According to The Guardian, last month the BBC iPlayer witnessed 162 million iPlayer programme requests, a 35% increase on January 2010 figures, and a 12% increase from December 2010 only. Just over 100 million of requests last month were made through the iPlayer web interface, but Danker believes that the ratio between desktop and mobile requests will change significantly in the next year.
“The ratio of growth we’re seeing [in mobile viewing] is incredible.
“I’m not a betting man, but if I was then I’d bet that this will continue to grow. It’s about to really climb. The share of how people are viewing TV [through the iPlayer] will look meaningfully different at the end of this year.”
Mobile viewing accounted for 5% of all requests last month, up 4% from January 2010. With 54,511 people downloading the iPlayer iPad app within the first 24 hours of its release, mobile viewership is set to increase significantly over the coming months. According to The Next Web, the total number of iPlayer requests on the Android app grew by a staggering 228% in the first 24 hours after its release also.
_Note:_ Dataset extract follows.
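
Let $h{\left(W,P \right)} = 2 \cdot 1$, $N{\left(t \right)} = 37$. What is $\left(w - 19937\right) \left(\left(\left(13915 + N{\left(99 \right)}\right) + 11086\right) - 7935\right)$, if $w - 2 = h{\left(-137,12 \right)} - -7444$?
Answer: $-213599367$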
Danker goes on to talk about an “expansion of prime time”, where viewers move away from the traditional notions of prime-time and the associated constraints of time and living-room walls,
“When the traditional prime time ends and families do different things – some go to sleep, some leave the living room, others do work – what happens is that people go into their bedroom and are watching on their tablets or on their mobile. That’s super interesting to us.”
Danker also hints at what we can expect in future versions of iPlayer mobile apps – 3G and offline viewing, more sharing options, and possible Xbox compatibility.
“I’m trying to hold back on instincts to build everything in the next year or so, because audience feedback will develop over time. But our intention is to make this available in as many places as possible, to audiences of scale”.